Questo libro è di una tenerezza che sfocia nella malinconia, perché il lettore si trova a vivere la vita di un uomo solo, che combatte contro se stesso e gli altri, un uomo incapace di esternare i proprio stati d'animo, di mostrare ad occhi altrui ciò che prova, eppure paradossalmente ognuno riesce ad immedesimarsi in lui. Quanto mi sono ritrovata nella sua difficoltà di trasmettere a parole l'amore che provava per la cultura, quanto ho amato ogni difficoltà che è riuscito a superare.

Se dovessi fare un discorso sui singoli personaggi, direi che Stoner inizialmente sembra semplicemente subire ciò che gli accade, spesso sono gli altri a decidere per lui, ma non è così perché è lui a trovare la determinazione di portare avanti i suoi sogni, i suoi obbiettivi.
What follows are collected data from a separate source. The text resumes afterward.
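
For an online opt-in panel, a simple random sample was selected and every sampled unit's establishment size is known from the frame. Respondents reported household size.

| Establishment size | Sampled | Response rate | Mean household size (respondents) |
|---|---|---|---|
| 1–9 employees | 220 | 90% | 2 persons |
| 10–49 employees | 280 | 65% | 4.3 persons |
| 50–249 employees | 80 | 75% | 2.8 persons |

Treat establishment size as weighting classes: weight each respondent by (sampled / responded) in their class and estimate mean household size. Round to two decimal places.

3.22

Weighting each respondent by the inverse class response rate inflates each class back to its sampled size, so the class weight is n_sampled:
  1–9 employees: 220 × 2 = 440
  10–49 employees: 280 × 4.3 = 1204
  50–249 employees: 80 × 2.8 = 224
Adjusted estimate = 1868 / 580 = 3.22069 → 3.22.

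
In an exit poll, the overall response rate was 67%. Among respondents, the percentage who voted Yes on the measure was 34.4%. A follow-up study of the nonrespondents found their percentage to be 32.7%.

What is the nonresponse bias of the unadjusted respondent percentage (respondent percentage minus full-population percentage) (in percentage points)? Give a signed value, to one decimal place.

+0.6 percentage points

Nonresponse fraction = 1 − 0.67 = 0.33.
Bias = (nonresponse fraction) × (respondent percentage − nonrespondent percentage)
     = 0.33 × (34.4 − 32.7) = 0.33 × 1.7 = 0.561.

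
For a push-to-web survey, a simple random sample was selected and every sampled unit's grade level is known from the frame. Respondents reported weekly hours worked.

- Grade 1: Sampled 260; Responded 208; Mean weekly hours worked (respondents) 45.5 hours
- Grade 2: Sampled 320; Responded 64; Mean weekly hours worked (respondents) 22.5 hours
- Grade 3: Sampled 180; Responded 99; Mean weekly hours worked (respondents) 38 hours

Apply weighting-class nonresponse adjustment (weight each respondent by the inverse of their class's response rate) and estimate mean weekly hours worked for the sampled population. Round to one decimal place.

Class response rates: Grade 1 208/260 = 80%, Grade 2 64/320 = 20%, Grade 3 99/180 = 55%.
Weighting each respondent by the inverse class response rate inflates each class back to its sampled size, so the class weight is n_sampled:
  Grade 1: 260 × 45.5 = 11,830
  Grade 2: 320 × 22.5 = 7200
  Grade 3: 180 × 38 = 6840
Adjusted estimate = 25,870 / 760 = 34.0395 → 34.0.

34.0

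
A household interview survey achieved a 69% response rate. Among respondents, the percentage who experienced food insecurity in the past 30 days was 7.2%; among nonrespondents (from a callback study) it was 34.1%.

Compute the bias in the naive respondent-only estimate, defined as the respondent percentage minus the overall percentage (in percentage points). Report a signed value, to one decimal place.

-8.3 percentage points

Nonresponse fraction = 1 − 0.69 = 0.31.
Bias = (nonresponse fraction) × (respondent percentage − nonrespondent percentage)
     = 0.31 × (7.2 − 34.1) = 0.31 × -26.9 = -8.339.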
Essendo un essere umano, in quanto tale commette degli errori, senza però mai smettere di trovare la felicità.

William Stoner mantiene lo sguardo sempre puntato sulla conoscenza, non smette mai di meravigliarsi, non si allontana dai suoi libri e da essi ottiene il conforto e la forza necessari per affrontare la morte prematura di uno tra i suoi due unici amici, la rabbia della moglie che gli dichiara guerra ogni giorno, la stanchezza, il dolore della figlia che non riesce a reagire ai soprusi della madre.

A rendere ancora più forte e sensazionale il tutto è lo stile dell'autore, John Williams descrive le giornate, gli anni, di un uomo qualunque, con pochi amici, che ha lavorato sempre nella stessa Università, con un matrimonio disastroso di cui la figlia porta ancora i lividi, e lo fa con termini semplici, quasi stesse narrando le vicende di un amico caro. Racconta l'amore in ogni sua forma, l'amore che cambia e si modifica nel corso degli anni, le sfaccettature che si provano ogni giorno nella realtà e che ci tengono in vita.
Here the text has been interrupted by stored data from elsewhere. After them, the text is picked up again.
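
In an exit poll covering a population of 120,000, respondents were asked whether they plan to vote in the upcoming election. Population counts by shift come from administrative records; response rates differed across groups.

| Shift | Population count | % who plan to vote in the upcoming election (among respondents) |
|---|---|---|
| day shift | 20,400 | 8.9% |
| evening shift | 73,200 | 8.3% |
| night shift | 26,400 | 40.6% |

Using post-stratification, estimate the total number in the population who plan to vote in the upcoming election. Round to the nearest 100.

18,600

Apply each group's respondent rate to its population count:
  day shift: 20,400 × 8.9% = 1815.6
  evening shift: 73,200 × 8.3% = 6075.6
  night shift: 26,400 × 40.6% = 10718.4
Estimated total = 18609.6 → 18,600.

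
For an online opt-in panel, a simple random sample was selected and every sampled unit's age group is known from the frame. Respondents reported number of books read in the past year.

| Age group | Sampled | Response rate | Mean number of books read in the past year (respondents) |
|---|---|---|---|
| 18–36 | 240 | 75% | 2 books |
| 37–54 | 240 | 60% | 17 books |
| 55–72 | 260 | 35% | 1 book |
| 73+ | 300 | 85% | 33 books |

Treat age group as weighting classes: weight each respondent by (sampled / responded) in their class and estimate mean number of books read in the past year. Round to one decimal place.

14.2

Weighting each respondent by the inverse class response rate inflates each class back to its sampled size, so the class weight is n_sampled:
  18–36: 240 × 2 = 480
  37–54: 240 × 17 = 4080
  55–72: 260 × 1 = 260
  73+: 300 × 33 = 9900
Adjusted estimate = 14,720 / 1,040 = 14.1538 → 14.2.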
Sono sopraffatta dalla tenerezza che ho provato nel leggerlo, nell'immedesimarmi in questo semplice professore che cresce, migliore ed impara senza accorgersene, che comprendere a fondo le cose forse troppo tardi per gli standard comuni, che ha bisogno di isolarsi dal mondo perché sa che non potrà mai dargli ciò che invece riesce a trovare nei libri, nei volti degli studenti quando lasciano la penna sul quaderno e lo seguono con lo sguardo incollato alla sua cattedra, nei sorrisi accennati della figlia quando disegna o gli mostra il libro che sta leggendo, nell'orgoglio dei laureandi quando terminano la loro tesi e nella gioia di rientrare a casa sapendo di aver svolto il proprio lavoro con serenità.

Raccontarlo, o tentare di farne un riassunto, è impossibile, solo la lettura può far capire quanto in realtà sia bello, triste, intenso, tenero e pieno di amore, di vita e di infinita cultura. Non credo di esagerare nel dire che questo sia il romanzo più bello letto durante il 2020, tanto che, anche se finito da poche ore, sento ancora la forte tentazione di riprendere a leggerlo dall'inizio.
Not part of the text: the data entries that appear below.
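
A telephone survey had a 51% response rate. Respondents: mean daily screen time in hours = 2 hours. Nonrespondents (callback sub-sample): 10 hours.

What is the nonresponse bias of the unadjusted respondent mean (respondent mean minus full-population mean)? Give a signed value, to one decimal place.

-3.9

Nonresponse fraction = 1 − 0.51 = 0.49.
Bias = (nonresponse fraction) × (respondent mean − nonrespondent mean)
     = 0.49 × (2 − 10) = 0.49 × -8 = -3.92.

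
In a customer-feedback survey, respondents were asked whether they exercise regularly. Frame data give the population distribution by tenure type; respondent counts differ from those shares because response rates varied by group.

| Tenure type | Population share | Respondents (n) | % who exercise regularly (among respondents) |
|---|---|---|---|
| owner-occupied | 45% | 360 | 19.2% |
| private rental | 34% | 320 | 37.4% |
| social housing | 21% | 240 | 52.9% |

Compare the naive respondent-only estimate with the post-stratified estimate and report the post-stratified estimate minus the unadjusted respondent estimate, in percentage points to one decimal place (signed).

Naive respondent-only estimate (weights = respondent counts):
  (360/920)×19.2 + (320/920)×37.4 + (240/920)×52.9 = 34.3217%
Post-stratifying to population shares instead:
  0.45×19.2 + 0.34×37.4 + 0.21×52.9 = 32.465%
Difference = 32.465 − 34.3217 = -1.8567 pp.

-1.9 percentage points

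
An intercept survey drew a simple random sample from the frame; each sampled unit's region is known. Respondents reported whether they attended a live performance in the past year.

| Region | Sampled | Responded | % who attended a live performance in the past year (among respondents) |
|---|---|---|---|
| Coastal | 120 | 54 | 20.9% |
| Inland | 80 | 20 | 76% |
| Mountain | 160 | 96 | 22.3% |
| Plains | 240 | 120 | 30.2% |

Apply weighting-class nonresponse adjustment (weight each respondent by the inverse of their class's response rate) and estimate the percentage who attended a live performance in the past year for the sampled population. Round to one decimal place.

Response rates by class: Coastal 54/120 = 45%, Inland 20/80 = 25%, Mountain 96/160 = 60%, Plains 120/240 = 50%.
Weighting each respondent by the inverse class response rate inflates each class back to its sampled size, so the class weight is n_sampled:
  Coastal: 120 × 20.9 = 2508
  Inland: 80 × 76 = 6080
  Mountain: 160 × 22.3 = 3568
  Plains: 240 × 30.2 = 7248
Adjusted estimate = 19,404 / 600 = 32.34 → 32.3%.

32.3%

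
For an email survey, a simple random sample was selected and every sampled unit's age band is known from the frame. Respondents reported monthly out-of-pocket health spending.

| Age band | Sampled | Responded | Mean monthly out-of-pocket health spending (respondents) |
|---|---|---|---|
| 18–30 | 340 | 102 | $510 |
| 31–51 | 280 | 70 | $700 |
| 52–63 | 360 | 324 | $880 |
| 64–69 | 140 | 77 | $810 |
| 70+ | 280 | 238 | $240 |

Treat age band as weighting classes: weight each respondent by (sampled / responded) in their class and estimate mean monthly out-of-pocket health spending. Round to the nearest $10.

Class response rates: 18–30 102/340 = 30%, 31–51 70/280 = 25%, 52–63 324/360 = 90%, 64–69 77/140 = 55%, 70+ 238/280 = 85%.
Each respondent's weight = sampled/responded in their class; summing within a class gives n_sampled, so:
  18–30: 340 × 510 = 173,400
  31–51: 280 × 700 = 196,000
  52–63: 360 × 880 = 316,800
  64–69: 140 × 810 = 113,400
  70+: 280 × 240 = 67,200
Adjusted estimate = 866,800 / 1,400 = 619.143 → $620.

$620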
Avrei ancora così tanto da dire, ma ho paura di rovinare questa meraviglia, per questo mi limito a dirvi di leggerlo, a consigliarvi di perdervi nelle sue pagine perché trasmette talmente cose belle da non poterne fare a meno. Mi spiace non aver saputo scrivere una recensione decente, è che ogni parola mi appare vuota e troppo semplice per trasmetterne la bellezza, un pò come Stoner che non sapeva di essere un grande uomo, pur con tutti i difetti e le mancanze.

JOHN WILLIAMS insegnò, come Stoner, nell'Università di Denver.

«Il passato sorgeva dalla tenebre e i morti tornavano in vita di fronte a lui, e insieme fluivano nel presente, in mezzo ai vivi, tanto che per un istante aveva la percezione di stringersi a loro in un'unica, densa realtà, da cui non poteva e non voleva sottrarsi. Tristano e la dolce Isotta gli sfilavano sotto gli occhi; Paolo e Francesca vorticavano nel buio incandescente; Elena e il radioso Paride, amareggiati dalla conseguenze del loro gesto, spuntavano dal buio. E Stoner li sentiva più vicini dei suoi stessi compagni, che si spostavano da una classe all'altra, alloggiando presso una grande università a Colombia, nel Missouri, e che camminavano distratti nell'aria del Midwest.»